His planned digital university isn't about making more money. It's about creating systematic pathways for millions of young people to learn practical business skills. Not textbook theory. Not motivational fluff. Real, implementable knowledge that generates income.

"I see thousands of young people every day asking me how to start," Rahman explains. "They're smart. They're hungry. They just need the right information in the right sequence. That's what the university will provide."

The curriculum? Everything Rahman learned the hard way. Digital marketing. Agency building. Client acquisition. Pricing strategies. Operations. The stuff that actually matters when you're trying to build something from scratch.

Education for the TikTok Generation

What makes Rahman's approach different is how he understands his audience. These aren't students who want to sit through three-year degree programs. They're digital natives who learn from YouTube videos, Instagram reels, and TikTok tutorials.

His university will speak their language. Short-form content. Practical demonstrations. Real case studies. No academic jargon. No unnecessary theory. Just: "Here's what works. Now go do it."
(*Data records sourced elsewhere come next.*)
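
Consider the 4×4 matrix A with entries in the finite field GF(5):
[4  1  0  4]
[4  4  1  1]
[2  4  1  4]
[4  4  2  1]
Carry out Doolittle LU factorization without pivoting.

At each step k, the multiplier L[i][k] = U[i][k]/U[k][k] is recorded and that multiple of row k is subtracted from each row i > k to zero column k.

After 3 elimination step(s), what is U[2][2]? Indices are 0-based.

U[2][2] = 4

k=0: U[0][0]=4
  eliminate (1,0): mult=1, new row 1: (0, 3, 1, 2); set L[1][0]=1
  eliminate (2,0): mult=3, new row 2: (0, 1, 1, 2); set L[2][0]=3
  eliminate (3,0): mult=1, new row 3: (0, 3, 2, 2); set L[3][0]=1
k=1: U[1][1]=3
  eliminate (2,1): mult=2, new row 2: (0, 0, 4, 3); set L[2][1]=2
  eliminate (3,1): mult=1, new row 3: (0, 0, 1, 0); set L[3][1]=1
k=2: U[2][2]=4
  eliminate (3,2): mult=4, new row 3: (0, 0, 0, 3); set L[3][2]=4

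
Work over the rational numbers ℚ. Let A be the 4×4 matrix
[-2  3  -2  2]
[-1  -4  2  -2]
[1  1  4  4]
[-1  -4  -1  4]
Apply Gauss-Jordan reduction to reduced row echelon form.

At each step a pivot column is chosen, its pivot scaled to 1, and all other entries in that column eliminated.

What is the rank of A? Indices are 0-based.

rank = 4

pivot(0,0)=-2: scale R0 → (1, -3/2, 1, -1)
  clear (1,0): R1 −= (-1)R0 → (0, -11/2, 3, -3)
  clear (2,0): R2 −= (1)R0 → (0, 5/2, 3, 5)
  clear (3,0): R3 −= (-1)R0 → (0, -11/2, 0, 3)
pivot(1,1)=-11/2: scale R1 → (0, 1, -6/11, 6/11)
  clear (0,1): R0 −= (-3/2)R1 → (1, 0, 2/11, -2/11)
  clear (2,1): R2 −= (5/2)R1 → (0, 0, 48/11, 40/11)
  clear (3,1): R3 −= (-11/2)R1 → (0, 0, -3, 6)
pivot(2,2)=48/11: scale R2 → (0, 0, 1, 5/6)
  clear (0,2): R0 −= (2/11)R2 → (1, 0, 0, -1/3)
  clear (1,2): R1 −= (-6/11)R2 → (0, 1, 0, 1)
  clear (3,2): R3 −= (-3)R2 → (0, 0, 0, 17/2)
pivot(3,3)=17/2: scale R3 → (0, 0, 0, 1)
  clear (0,3): R0 −= (-1/3)R3 → (1, 0, 0, 0)
  clear (1,3): R1 −= (1)R3 → (0, 1, 0, 0)
  clear (2,3): R2 −= (5/6)R3 → (0, 0, 1, 0)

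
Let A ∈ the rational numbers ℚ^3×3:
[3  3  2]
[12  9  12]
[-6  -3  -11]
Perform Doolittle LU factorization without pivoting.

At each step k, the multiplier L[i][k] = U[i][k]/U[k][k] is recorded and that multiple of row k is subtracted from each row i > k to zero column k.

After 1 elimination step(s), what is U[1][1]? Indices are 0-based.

U[1][1] = -3

[col 0] pivot 3
  R1 -= 4*R0 → (0, -3, 4)  (L[1][0] := 4)
  R2 -= -2*R0 → (0, 3, -7)  (L[2][0] := -2)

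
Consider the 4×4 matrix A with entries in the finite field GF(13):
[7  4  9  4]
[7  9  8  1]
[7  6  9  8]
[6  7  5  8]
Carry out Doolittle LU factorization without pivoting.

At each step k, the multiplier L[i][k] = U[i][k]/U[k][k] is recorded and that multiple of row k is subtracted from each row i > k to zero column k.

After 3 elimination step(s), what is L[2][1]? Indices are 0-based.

k=0: U[0][0]=7
  eliminate (1,0): mult=1, new row 1: (0, 5, 12, 10); set L[1][0]=1
  eliminate (2,0): mult=1, new row 2: (0, 2, 0, 4); set L[2][0]=1
  eliminate (3,0): mult=12, new row 3: (0, 11, 1, 12); set L[3][0]=12
k=1: U[1][1]=5
  eliminate (2,1): mult=3, new row 2: (0, 0, 3, 0); set L[2][1]=3
  eliminate (3,1): mult=10, new row 3: (0, 0, 11, 3); set L[3][1]=10
k=2: U[2][2]=3
  eliminate (3,2): mult=8, new row 3: (0, 0, 0, 3); set L[3][2]=8

L[2][1] = 3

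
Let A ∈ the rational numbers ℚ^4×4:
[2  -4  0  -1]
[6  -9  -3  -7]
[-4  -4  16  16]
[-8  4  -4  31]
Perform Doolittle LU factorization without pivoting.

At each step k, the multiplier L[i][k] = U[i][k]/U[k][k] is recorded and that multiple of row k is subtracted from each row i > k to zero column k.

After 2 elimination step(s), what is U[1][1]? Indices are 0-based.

U[1][1] = 3

[col 0] pivot 2
  R1 -= 3*R0 → (0, 3, -3, -4)  (L[1][0] := 3)
  R2 -= -2*R0 → (0, -12, 16, 14)  (L[2][0] := -2)
  R3 -= -4*R0 → (0, -12, -4, 27)  (L[3][0] := -4)
[col 1] pivot 3
  R2 -= -4*R1 → (0, 0, 4, -2)  (L[2][1] := -4)
  R3 -= -4*R1 → (0, 0, -16, 11)  (L[3][1] := -4)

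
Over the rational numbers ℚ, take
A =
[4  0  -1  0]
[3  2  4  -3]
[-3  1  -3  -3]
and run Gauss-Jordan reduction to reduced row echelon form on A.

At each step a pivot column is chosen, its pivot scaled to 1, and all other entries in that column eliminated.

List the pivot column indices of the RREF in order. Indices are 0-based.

[1] R0 /= 4  ⇒  (1, 0, -1/4, 0)
     R1 -= 3·R0  ⇒  (0, 2, 19/4, -3)
     R2 -= -3·R0  ⇒  (0, 1, -15/4, -3)
[2] R1 /= 2  ⇒  (0, 1, 19/8, -3/2)
     R2 -= 1·R1  ⇒  (0, 0, -49/8, -3/2)
[3] R2 /= -49/8  ⇒  (0, 0, 1, 12/49)
     R0 -= -1/4·R2  ⇒  (1, 0, 0, 3/49)
     R1 -= 19/8·R2  ⇒  (0, 1, 0, -102/49)

pivot columns: 0, 1, 2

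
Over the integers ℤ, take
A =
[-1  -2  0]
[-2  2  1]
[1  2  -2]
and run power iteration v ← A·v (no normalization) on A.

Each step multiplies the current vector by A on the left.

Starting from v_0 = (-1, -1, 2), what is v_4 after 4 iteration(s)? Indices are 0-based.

v_4 = (-59, -83, 193)

v_0 = (-1, -1, 2).
v_1 = A·v_0 = (3, 2, -7).
v_2 = A·v_1 = (-7, -9, 21).
v_3 = A·v_2 = (25, 17, -67).
v_4 = A·v_3 = (-59, -83, 193).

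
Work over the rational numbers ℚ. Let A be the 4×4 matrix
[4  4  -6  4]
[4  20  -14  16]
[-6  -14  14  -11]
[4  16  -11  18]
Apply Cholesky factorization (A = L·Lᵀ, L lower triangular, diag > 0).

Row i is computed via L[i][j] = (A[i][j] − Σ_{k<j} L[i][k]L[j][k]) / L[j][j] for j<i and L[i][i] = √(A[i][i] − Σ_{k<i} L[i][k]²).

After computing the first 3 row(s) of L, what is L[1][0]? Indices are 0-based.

L[1][0] = 2

Step 1: L[0][0] = √(4) = 2.
  L[1][0] = (4) / L[0][0] = 2.
Step 2: L[1][1] = √(16) = 4.
  L[2][0] = (-6) / L[0][0] = -3.
  L[2][1] = (-8) / L[1][1] = -2.
Step 3: L[2][2] = √(1) = 1.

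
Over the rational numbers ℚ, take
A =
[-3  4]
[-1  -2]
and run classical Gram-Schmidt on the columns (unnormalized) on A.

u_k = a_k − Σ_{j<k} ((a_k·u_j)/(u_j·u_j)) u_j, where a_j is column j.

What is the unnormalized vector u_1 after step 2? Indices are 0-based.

u_1 = (1, -3)

Step 1: u_0 = a_0 = (-3, -1).
Step 2: u_1 = a_1 − (-1)·u_0 = (1, -3).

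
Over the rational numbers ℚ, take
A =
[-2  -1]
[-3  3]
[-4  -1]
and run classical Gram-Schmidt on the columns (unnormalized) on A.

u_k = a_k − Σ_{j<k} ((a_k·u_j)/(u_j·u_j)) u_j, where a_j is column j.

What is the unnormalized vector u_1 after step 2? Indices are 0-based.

Step 1: u_0 = a_0 = (-2, -3, -4).
Step 2: u_1 = a_1 − (-3/29)·u_0 = (-35/29, 78/29, -41/29).

u_1 = (-35/29, 78/29, -41/29)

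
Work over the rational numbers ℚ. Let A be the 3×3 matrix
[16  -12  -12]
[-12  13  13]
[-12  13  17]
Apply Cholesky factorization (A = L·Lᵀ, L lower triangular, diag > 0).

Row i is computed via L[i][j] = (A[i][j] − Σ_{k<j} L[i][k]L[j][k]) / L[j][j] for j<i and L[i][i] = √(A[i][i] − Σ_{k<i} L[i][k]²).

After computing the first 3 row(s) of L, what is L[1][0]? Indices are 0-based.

Step 1: L[0][0] = √(16) = 4.
  L[1][0] = (-12) / L[0][0] = -3.
Step 2: L[1][1] = √(4) = 2.
  L[2][0] = (-12) / L[0][0] = -3.
  L[2][1] = (4) / L[1][1] = 2.
Step 3: L[2][2] = √(4) = 2.

L[1][0] = -3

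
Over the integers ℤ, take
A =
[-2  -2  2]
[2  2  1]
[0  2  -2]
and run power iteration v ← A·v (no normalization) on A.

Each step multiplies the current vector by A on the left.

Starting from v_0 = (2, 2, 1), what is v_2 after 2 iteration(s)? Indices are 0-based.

v_0 = (2, 2, 1).
v_1 = A·v_0 = (-6, 9, 2).
v_2 = A·v_1 = (-2, 8, 14).

v_2 = (-2, 8, 14)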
"Traditional education is broken," Rahman says bluntly. "Students graduate with degrees but no skills. My mother took loans for my education, and it taught me nothing useful. I'm building what I wish existed when I was starting out."

The Mumbai Connection

While Rahman's university is focused on Bangladesh, its impact could ripple across the border. Mumbai's young hustlers, struggling freelancers, and aspiring entrepreneurs face similar challenges. Expensive education. Limited mentorship. No clear roadmap from zero to profitable business.

Rahman's model, if it works, could become a blueprint for democratizing business education across South Asia. Imagine millions of young Indians and Bangladeshis learning real digital skills instead of outdated curriculum. That's the potential impact.

Beyond the Money

What's striking about Rahman's journey is how it's evolved. He could have stopped at building successful agencies. Could have enjoyed the cars, the lifestyle, the social media fame. Instead, he's investing time and energy into creating infrastructure that will outlast him.

"Success isn't just about what you achieve," he reflects. "It's about what you enable others to achieve."

For a guy who failed class 9, that's a pretty sophisticated understanding of legacy.

As traditional universities struggle with relevance and online courses proliferate, Rahman's digital university represents something different. Not just another way to learn, but a fundamental rethinking of what business education should be: accessible, practical, and designed for people who start with nothing.

If it works, thousands of young people won't need to spend years figuring things out the hard way. They'll have the blueprint Rahman had to build himself.

And that might be worth more than all the luxury cars combined.